There are several options you can use to achieve the “distressed look”. Most commonly, printers use their design software to create distressed looking artwork. But before Adobe and the ease of digital design came around, screen printers would often distressed their actual positives. You can also use specific printing techniques to create that damaged, out of date appearance directly onto the garment. Depending on your desired method, here’s an outline of the actions you need to take to get the distressed look.
1. Scratching or beating positives with chains and other rough hard surfaces, like nails and pins. (This method is quite Neanderthal but it does provide a custom appearance.)
2. Creating distressed looking artwork directly in the art program. You can do this using filters, or textured brushes.

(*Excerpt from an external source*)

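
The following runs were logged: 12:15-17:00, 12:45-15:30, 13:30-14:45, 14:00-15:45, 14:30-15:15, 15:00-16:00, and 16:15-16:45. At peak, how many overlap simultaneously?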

3. Printing a distressed and washed-out looking print directly onto the garment using special ink and printing techniques. You can use soft-hand additive or a curable reducer to thin down the color of your ink. When using these you’ll want to print though a much higher mesh count. Nothing lower than a 195 and no higher than a 250 mesh count. This coupled with a heavily reduced ink will create the appearance that the fabric has been dyed, versus just laying the ink on top. Use a hard squeegee (70 duro plus) to keep your print light, or for more saturation, you can use a softer squeegee. Either way, your last screen should be printed with hard squeegee to drive the colors further into the fabric.
These tips should give you the results you seek!